Measuring the Constant Coefficient k

  • Fix the AprilTag in place and set the camera (maixcam) at a distance of 20 cm from the tag.

  • Use maixcam to detect the AprilTag and calculate the tag's width. Refer to the following code:

    from maix import camera, display
    import math
    
    '''
    x1, y1, x2, y2: Coordinates of two points defining the tag's width, typically obtained using the corners() method.
    Returns the width of the tag in pixels.
    '''
    def caculate_width(x1, y1, x2, y2):
        return math.sqrt((x2 - x1)**2 + (y2 - y1)**2)
    
    cam = camera.Camera(160, 120)
    disp = display.Display()
    
    while 1:
        img = cam.read()
    
        apriltags = img.find_apriltags()
        for a in apriltags:
            corners = a.corners()
    
            # Calculate width using two horizontal corner points
            width = caculate_width(corners[0][0], corners[0][1], corners[1][0], corners[1][1])
            # Print the detected width of the AprilTag
            print(f'apriltag width:{width}')
        disp.show(img)
    
  • Calculate the constant k:

    '''
    width: Width of the AprilTag detected at a known distance.
    distance: The actual distance to the AprilTag during detection, in mm.
    Returns the constant coefficient.
    '''
    def caculate_k(width, distance):
        return width * distance
    
    # Example: At a distance of 200 mm, the tag width is detected as 43 pixels
    k = caculate_k(43, 200)
    

Calculate Distance Between Camera and Object Using k

'''
width: Width of the AprilTag in pixels.
k: Constant coefficient.
Returns the distance between the camera and the object in mm.
'''
def caculate_distance(width, k):
    return k / width

distance = caculate_distance(55, 8600)

完整的代码参考:

from maix import camera, display, image
import math

'''
x1, y1, x2, y2: Coordinates of two points defining the tag's width, typically obtained using the corners() method.
Returns the width of the tag in pixels.
'''
def caculate_width(x1, y1, x2, y2):
    return math.sqrt((x2 - x1)**2 + (y2 - y1)**2)

'''
width: Width of the AprilTag detected at a known distance.
distance: The actual distance to the AprilTag during detection, in mm.
Returns the constant coefficient.
'''
def caculate_k(width, distance):
    return width * distance

'''
width: Width of the AprilTag in pixels.
k: Constant coefficient.
Returns the distance between the camera and the object in mm.
'''
def caculate_distance(width, k):
    return k / width


cam = camera.Camera(192, 108)
disp = display.Display()

# Example: At a distance of 200 mm, the tag width is detected as 43 pixels
k = caculate_k(43, 200)

while 1:
    img = cam.read()

    apriltags = img.find_apriltags()
    for a in apriltags:
        corners = a.corners()
        for i in range(4):
            img.draw_line(corners[i][0], corners[i][1], corners[(i + 1) % 4][0], corners[(i + 1) % 4][1], image.COLOR_GREEN)

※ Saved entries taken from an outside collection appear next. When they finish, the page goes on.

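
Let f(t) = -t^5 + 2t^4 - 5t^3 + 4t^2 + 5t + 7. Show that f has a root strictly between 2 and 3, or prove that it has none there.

No.

f(2) = -7 and f(3) = -158, both negative, so a sign-change argument is unavailable; we show f keeps this sign on the whole interval.
Substitute t = 2 + u, where 0 < u < 1 on the interval. Expanding, f(2 + u) = -u^5 - 8u^4 - 29u^3 - 58u^2 - 55u - 7.
The nonzero coefficients here are all negative, so for u > 0 every term is negative (or zero), and the constant term -7 is strictly negative.
Therefore f(t) < 0 throughout (2, 3), and f has no zero there.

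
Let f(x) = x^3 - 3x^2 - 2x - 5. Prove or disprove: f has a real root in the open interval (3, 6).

Yes, f has a root in the interval.

f(3) = -11 and f(6) = 91, which have opposite signs.
f is continuous everywhere (it is a polynomial), in particular on [3, 6].
By the Intermediate Value Theorem f must vanish at some point of (3, 6).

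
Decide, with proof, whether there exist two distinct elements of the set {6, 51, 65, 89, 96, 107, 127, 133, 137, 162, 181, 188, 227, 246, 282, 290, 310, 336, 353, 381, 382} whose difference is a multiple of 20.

Reduce each element mod 20: 6↦6, 51↦11, 65↦5, 89↦9, 96↦16, 107↦7, 127↦7, 133↦13, 137↦17, 162↦2, 181↦1, 188↦8, 227↦7, 246↦6, 282↦2, 290↦10, 310↦10, 336↦16, 353↦13, 381↦1, 382↦2. The residue 6 repeats (at 6 and 246), and 246 − 6 = 240 = 12·20.

6 and 246 are such a pair.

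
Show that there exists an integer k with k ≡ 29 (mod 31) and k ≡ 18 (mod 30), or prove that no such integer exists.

k = 618

The moduli 31 and 30 are coprime, so by the Chinese Remainder Theorem a unique solution modulo 930 exists.
Any solution of the first congruence is k = 29 + 31t; substituting into the second, 31t ≡ 18 − 29 ≡ 19 (mod 30).
31 ≡ 1 (mod 30), so this reads 1t ≡ 19 (mod 30). So t ≡ 19 (mod 30).
Taking t = 19 gives k = 29 + 31·19 = 618.
Check: 618 mod 31 = 29, 618 mod 30 = 18. ✓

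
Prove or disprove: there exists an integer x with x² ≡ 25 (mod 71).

x = 5

Take x = 5. Then 5² = 25, and since 0 ≤ 25 < 71 this is already reduced: 5² ≡ 25 (mod 71).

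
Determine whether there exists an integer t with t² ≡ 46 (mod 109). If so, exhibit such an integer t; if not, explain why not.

t = 41

Take t = 41. Then 41² = 1681 = 15·109 + 46, so 41² ≡ 46 (mod 109).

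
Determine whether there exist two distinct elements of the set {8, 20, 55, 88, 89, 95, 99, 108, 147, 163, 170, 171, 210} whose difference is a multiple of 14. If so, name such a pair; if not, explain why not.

No such pair exists.

Reduce each element modulo 14: 8↦8, 20↦6, 55↦13, 88↦4, 89↦5, 95↦11, 99↦1, 108↦10, 147↦7, 163↦9, 170↦2, 171↦3, 210↦0.
All 13 residues are distinct, so no two elements differ by a multiple of 14.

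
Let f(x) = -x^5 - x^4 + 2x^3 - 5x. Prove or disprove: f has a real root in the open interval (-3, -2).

No such root exists.

The endpoint values f(-3) = 123 and f(-2) = 10 are both positive. Claim: f(x) > 0 for every x in (-3, -2).
Shift to the endpoint -2: with x = -2 − u (0 < u < 1), one computes f(-2 − u) = u^5 + 9u^4 + 30u^3 + 44u^2 + 29u + 10.
The nonzero coefficients here are all positive, so for u > 0 every term is positive (or zero), and the constant term 10 is strictly positive.
Therefore f(x) > 0 throughout (-3, -2), and f has no zero there.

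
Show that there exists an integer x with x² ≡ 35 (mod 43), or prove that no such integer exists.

x = 11

x = 11 works: 11² = 121, and 121 − 35 = 86 = 2·43.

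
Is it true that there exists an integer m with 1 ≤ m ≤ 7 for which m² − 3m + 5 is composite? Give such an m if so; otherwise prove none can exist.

At m = 7: 7² − 3·7 + 5 = 33 = 3·11, which is composite.

m = 7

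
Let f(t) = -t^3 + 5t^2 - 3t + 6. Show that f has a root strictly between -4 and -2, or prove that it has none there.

f(-4) = 162 and f(-2) = 40, both positive, so a sign-change argument is unavailable; we show f keeps this sign on the whole interval.
Substitute t = -2 − u, where 0 < u < 2 on the interval. Expanding, f(-2 − u) = u^3 + 11u^2 + 35u + 40.
All 4 nonzero coefficients of this polynomial in u are positive; hence for u > 0 the value is a sum of positive terms (the constant 40 among them).
So f is strictly positive on (-4, -2); no root exists in the interval.

No such root exists.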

        # Calculate width using two horizontal corner points
        width = caculate_width(corners[0][0], corners[0][1], corners[1][0], corners[1][1])

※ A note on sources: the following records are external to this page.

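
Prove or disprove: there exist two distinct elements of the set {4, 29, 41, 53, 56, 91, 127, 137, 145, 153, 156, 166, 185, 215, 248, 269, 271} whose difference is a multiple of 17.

Residues mod 17: 4↦4, 29↦12, 41↦7, 53↦2, 56↦5, 91↦6, 127↦8, 137↦1, 145↦9, 153↦0, 156↦3, 166↦13, 185↦15, 215↦11, 248↦10, 269↦14, 271↦16.
All 17 residues are distinct, so no two elements differ by a multiple of 17.

No such pair exists.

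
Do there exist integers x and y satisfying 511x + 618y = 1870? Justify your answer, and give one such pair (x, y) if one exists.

x = 202, y = -164

Since gcd(511, 618) = 1, every integer is an integer combination of 511 and 618.
Euclidean algorithm: 618 = 1·511 + 107, 511 = 4·107 + 83, 107 = 1·83 + 24, 83 = 3·24 + 11, 24 = 2·11 + 2, 11 = 5·2 + 1, 2 = 2·1 + 0.
Back-substituting, 1 = 11 − 5·2 = 11 − 5·(24 − 2·11) = −5·24 + 11·11 = −5·24 + 11·(83 − 3·24) = 11·83 − 38·24 = 11·83 − 38·(107 − 1·83) = −38·107 + 49·83 = −38·107 + 49·(511 − 4·107) = 49·511 − 234·107 = 49·511 − 234·(618 − 1·511) = −234·618 + 283·511; that is, 511·283 + 618·(-234) = 1.
Times 1870: 511·529210 + 618·(-437580) = 1870, so (529210, -437580) solves it.
The general solution is x = 529210 + 618k, y = -437580 − 511k; taking k = -856 gives the smaller pair x = 202, y = -164.
Check: 511·202 + 618·(-164) = 103222 − 101352 = 1870. ✓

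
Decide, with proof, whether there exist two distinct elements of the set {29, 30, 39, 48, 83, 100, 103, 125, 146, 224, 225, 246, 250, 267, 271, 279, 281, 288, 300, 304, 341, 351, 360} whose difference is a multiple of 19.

29 mod 19 = 10 and 48 mod 19 = 10, so 48 − 29 = 19 = 1·19.

29 and 48 are such a pair.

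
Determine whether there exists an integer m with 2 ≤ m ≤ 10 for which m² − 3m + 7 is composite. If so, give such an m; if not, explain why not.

m = 10

At m = 10: 10² − 3·10 + 7 = 77 = 7·11, which is composite.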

        # Calculate distance
        distance = caculate_distance(width, k)

        print(f'apriltag width:{width} distance:{distance} mm')

    disp.show(img)

This method uses the width of the AprilTag to calculate the distance. It can also be extended to use height for distance calculation. However, note that this approach provides an estimate of the distance, and slight inaccuracies may occur due to real-world factors.